De Caluwe stressed the federation wants to cooperate in any way it can to beat the virus, “but in future, let us apply the same rules everywhere and, above all, let us check whether there is a restriction on the number of contacts everywhere,” he said.

Additionally, he pointed to the need for Belgian research into where people get infected, as the situation can differ from the one in the US or even the Netherlands. “We would also like to enter into a dialogue to see whether, with the new knowledge, other measures, such as extra ventilation, should be introduced,” De Caluwe said.

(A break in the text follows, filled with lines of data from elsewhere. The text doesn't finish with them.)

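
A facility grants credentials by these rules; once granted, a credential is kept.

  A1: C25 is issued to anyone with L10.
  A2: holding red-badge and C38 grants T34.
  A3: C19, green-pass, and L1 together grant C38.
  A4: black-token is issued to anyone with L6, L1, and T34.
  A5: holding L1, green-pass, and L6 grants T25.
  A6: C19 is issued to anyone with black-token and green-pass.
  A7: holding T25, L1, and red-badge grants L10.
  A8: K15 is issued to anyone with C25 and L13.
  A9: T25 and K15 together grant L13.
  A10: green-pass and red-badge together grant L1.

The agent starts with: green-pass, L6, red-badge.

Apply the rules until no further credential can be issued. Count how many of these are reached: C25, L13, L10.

2

Holding green-pass and red-badge grants L1 (A10).
Holding L1, green-pass, and L6 grants T25 (A5).
Holding T25, L1, and red-badge grants L10 (A7).
Holding L10 grants C25 (A1).
C25: reached.
L13 would need T25 and K15 (A9), but K15 is never granted.
L10: reached.
Reached: C25 and L10 — 2 of the 3.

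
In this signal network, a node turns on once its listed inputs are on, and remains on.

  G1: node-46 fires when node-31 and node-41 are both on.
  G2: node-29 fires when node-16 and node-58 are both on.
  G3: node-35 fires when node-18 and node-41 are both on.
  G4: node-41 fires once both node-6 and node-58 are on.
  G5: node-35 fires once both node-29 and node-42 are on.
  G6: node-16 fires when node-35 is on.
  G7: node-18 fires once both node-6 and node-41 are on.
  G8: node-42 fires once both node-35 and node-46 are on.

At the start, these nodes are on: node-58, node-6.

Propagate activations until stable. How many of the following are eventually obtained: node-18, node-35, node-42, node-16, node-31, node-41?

node-6 and node-58 are on, so node-41 fires (G4).
G7: node-6 and node-41 on → node-18 on.
G3: node-18 and node-41 on → node-35 on.
G6: node-35 on → node-16 on.
node-18: reached.
node-35: reached.
node-42 would need node-35 and node-46 (G8), but node-46 never turns on.
node-16: reached.
No rule produces node-31, and it is not given.
node-41: reached.
Reached: node-18, node-35, node-16, and node-41 — 4 of the 6.

4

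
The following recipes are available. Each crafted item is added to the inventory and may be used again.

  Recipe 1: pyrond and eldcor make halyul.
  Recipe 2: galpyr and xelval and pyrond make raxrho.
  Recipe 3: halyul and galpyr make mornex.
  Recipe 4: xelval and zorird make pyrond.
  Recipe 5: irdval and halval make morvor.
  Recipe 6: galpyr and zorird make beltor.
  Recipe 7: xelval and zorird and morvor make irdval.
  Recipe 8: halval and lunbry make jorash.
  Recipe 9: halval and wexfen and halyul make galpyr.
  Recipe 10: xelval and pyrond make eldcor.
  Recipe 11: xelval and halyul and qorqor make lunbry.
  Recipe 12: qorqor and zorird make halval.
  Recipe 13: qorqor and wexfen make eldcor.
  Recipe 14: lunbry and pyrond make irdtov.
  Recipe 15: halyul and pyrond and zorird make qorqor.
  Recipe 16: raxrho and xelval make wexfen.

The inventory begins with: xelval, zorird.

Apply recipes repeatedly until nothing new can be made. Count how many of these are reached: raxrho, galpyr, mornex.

0

raxrho would need galpyr, xelval, and pyrond (Recipe 2), but galpyr is never obtained.
galpyr would need halval, wexfen, and halyul (Recipe 9), but wexfen is never obtained.
mornex would need halyul and galpyr (Recipe 3), but galpyr is never obtained.
None of the 3 are reached.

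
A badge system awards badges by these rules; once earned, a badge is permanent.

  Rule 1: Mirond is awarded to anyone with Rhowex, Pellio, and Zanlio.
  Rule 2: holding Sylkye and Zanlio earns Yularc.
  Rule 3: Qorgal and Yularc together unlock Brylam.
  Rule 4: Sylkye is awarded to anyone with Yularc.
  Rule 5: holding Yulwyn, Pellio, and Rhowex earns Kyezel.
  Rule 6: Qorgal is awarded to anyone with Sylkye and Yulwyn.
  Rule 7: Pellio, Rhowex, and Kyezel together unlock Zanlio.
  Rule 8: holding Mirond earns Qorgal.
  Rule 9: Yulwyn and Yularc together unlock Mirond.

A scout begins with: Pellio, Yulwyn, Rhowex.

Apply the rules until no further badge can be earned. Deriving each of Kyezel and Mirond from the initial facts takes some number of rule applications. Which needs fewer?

Kyezel

Kyezel: With Yulwyn, Pellio, and Rhowex, Kyezel is earned (Rule 5). [1 rule application]
Mirond: With Yulwyn, Pellio, and Rhowex, Kyezel is earned (Rule 5). With Pellio, Rhowex, and Kyezel, Zanlio is earned (Rule 7). With Rhowex, Pellio, and Zanlio, Mirond is earned (Rule 1). [3 rule applications]
Kyezel needs fewer.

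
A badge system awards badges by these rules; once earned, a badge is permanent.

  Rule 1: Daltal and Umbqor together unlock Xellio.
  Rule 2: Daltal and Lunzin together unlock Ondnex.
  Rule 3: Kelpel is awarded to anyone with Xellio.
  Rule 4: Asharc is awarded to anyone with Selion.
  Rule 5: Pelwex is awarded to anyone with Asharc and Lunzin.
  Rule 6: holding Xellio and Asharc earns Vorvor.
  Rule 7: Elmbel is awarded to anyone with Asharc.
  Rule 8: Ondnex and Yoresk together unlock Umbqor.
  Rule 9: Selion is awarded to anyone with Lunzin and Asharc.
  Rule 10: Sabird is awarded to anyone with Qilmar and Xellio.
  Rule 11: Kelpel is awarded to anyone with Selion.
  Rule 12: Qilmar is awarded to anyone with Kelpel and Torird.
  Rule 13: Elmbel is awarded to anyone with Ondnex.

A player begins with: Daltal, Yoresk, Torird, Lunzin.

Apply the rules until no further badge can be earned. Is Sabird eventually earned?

With Daltal and Lunzin, Ondnex is earned (Rule 2).
With Ondnex and Yoresk, Umbqor is earned (Rule 8).
With Daltal and Umbqor, Xellio is earned (Rule 1).
With Xellio, Kelpel is earned (Rule 3).
With Kelpel and Torird, Qilmar is earned (Rule 12).
With Qilmar and Xellio, Sabird is earned (Rule 10).

Yes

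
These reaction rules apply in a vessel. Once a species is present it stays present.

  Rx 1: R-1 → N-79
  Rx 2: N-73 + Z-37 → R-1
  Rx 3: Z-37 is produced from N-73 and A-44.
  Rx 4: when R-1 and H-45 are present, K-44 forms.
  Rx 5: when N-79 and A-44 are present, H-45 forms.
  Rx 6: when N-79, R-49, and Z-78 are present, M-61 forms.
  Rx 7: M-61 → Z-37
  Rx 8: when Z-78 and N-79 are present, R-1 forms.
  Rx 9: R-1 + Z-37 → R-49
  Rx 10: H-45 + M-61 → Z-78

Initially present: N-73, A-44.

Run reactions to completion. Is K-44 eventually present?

Yes

N-73 and A-44 present → Z-37 forms (Rx 3).
N-73 and Z-37 present → R-1 forms (Rx 2).
R-1 present → N-79 forms (Rx 1).
N-79 and A-44 present → H-45 forms (Rx 5).
R-1 and H-45 present → K-44 forms (Rx 4).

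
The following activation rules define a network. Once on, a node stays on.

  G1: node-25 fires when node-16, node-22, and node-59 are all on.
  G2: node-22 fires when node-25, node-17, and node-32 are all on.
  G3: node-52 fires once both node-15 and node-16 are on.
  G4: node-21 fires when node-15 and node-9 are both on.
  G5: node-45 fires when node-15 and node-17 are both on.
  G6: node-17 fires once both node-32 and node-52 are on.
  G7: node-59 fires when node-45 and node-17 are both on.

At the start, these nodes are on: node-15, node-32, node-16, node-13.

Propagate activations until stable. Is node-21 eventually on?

No

node-21 would need node-15 and node-9 (G4), but node-9 never turns on.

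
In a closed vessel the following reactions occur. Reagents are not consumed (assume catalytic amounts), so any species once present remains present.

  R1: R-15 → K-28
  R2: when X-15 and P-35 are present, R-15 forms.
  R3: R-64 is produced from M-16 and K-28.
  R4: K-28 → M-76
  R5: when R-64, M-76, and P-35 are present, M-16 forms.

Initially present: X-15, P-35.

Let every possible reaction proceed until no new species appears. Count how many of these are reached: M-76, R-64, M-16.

1

X-15 and P-35 present → R-15 forms (R2).
R-15 present → K-28 forms (R1).
K-28 present → M-76 forms (R4).
M-76: reached.
R-64 would need M-16 and K-28 (R3), but M-16 never forms.
M-16 would need R-64, M-76, and P-35 (R5), but R-64 never forms.
Reached: M-76 — 1 of the 3.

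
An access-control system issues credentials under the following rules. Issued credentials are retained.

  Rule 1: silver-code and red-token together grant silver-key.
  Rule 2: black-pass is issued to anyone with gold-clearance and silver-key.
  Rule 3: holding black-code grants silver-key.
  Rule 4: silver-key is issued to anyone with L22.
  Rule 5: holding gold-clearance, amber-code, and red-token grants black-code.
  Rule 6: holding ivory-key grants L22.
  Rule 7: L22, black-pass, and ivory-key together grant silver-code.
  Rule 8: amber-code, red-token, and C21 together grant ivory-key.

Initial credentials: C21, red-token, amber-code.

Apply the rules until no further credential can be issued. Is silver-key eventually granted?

Yes

Holding amber-code, red-token, and C21 grants ivory-key (Rule 8).
Holding ivory-key grants L22 (Rule 6).
Holding L22 grants silver-key (Rule 4).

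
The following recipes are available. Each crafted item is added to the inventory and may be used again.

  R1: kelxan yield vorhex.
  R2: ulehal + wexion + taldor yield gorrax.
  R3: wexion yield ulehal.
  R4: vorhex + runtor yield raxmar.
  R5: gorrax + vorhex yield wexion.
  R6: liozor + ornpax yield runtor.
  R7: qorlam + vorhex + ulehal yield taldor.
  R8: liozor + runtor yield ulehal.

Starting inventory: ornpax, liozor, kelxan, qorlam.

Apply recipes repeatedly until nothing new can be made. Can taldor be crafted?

Yes

kelxan → vorhex (R1).
Using R6, liozor and ornpax make runtor.
liozor + runtor → ulehal (R8).
qorlam + vorhex + ulehal → taldor (R7).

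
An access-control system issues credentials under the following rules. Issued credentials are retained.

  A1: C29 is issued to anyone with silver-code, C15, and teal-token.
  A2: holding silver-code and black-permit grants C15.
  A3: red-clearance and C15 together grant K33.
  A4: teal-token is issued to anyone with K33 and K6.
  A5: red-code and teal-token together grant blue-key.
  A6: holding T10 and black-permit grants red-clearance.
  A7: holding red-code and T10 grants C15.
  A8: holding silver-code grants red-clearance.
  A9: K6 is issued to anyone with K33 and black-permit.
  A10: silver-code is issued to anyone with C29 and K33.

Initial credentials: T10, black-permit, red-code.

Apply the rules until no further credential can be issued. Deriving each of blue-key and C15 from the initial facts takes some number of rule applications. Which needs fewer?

C15

C15: Holding red-code and T10 grants C15 (A7). [1 rule application]
blue-key: Holding T10 and black-permit grants red-clearance (A6). Holding red-code and T10 grants C15 (A7). Holding red-clearance and C15 grants K33 (A3). Holding K33 and black-permit grants K6 (A9). Holding K33 and K6 grants teal-token (A4). Holding red-code and teal-token grants blue-key (A5). [6 rule applications]
C15 needs fewer.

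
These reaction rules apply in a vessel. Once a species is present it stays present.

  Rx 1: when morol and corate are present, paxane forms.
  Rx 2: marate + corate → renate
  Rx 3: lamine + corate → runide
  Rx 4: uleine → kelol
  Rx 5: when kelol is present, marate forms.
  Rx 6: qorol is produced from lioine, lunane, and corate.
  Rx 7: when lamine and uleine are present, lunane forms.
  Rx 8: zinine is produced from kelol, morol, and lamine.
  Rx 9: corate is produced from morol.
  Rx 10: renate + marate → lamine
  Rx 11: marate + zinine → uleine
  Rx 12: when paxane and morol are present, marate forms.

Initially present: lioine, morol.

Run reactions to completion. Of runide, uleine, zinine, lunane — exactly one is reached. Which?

morol present → corate forms (Rx 9).
morol and corate present → paxane forms (Rx 1).
paxane and morol present → marate forms (Rx 12).
marate and corate present → renate forms (Rx 2).
renate and marate present → lamine forms (Rx 10).
lamine and corate present → runide forms (Rx 3).
lunane would need lamine and uleine (Rx 7), but uleine never forms. zinine would need kelol, morol, and lamine (Rx 8), but kelol never forms. uleine would need marate and zinine (Rx 11), but zinine never forms.

runide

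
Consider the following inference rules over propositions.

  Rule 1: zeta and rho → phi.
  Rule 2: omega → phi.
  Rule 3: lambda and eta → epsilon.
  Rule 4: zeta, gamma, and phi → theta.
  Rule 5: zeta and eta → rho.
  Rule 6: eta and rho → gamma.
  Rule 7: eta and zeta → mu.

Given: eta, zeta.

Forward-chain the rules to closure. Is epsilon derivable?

No

epsilon would need lambda and eta (Rule 3), but lambda is never established.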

Virologist and interfederal Covid-19 spokesperson Steven Van Gucht told VRT that Stanford’s research “confirms what our common sense has been saying for a long time.”

Biostatistician Geert Molenberghs agrees that there will be some local and regional differences between countries, but also stated that this is “not the first study to point in the direction of the hospitality sector,” reports Het Nieuwsblad.

When the sector will be able to reopen is not clear yet, but Molenberghs said that the measures should be reassessed before that happens. “Keeping even more distance between tables seems to be an option to me,” he suggested.

According to Van Gucht, extra attention should also be paid to the ventilation of the room. “And even more checks should be carried out,” he said. “In some establishments, I felt really safe, in other places I saw how the rules were barely followed.”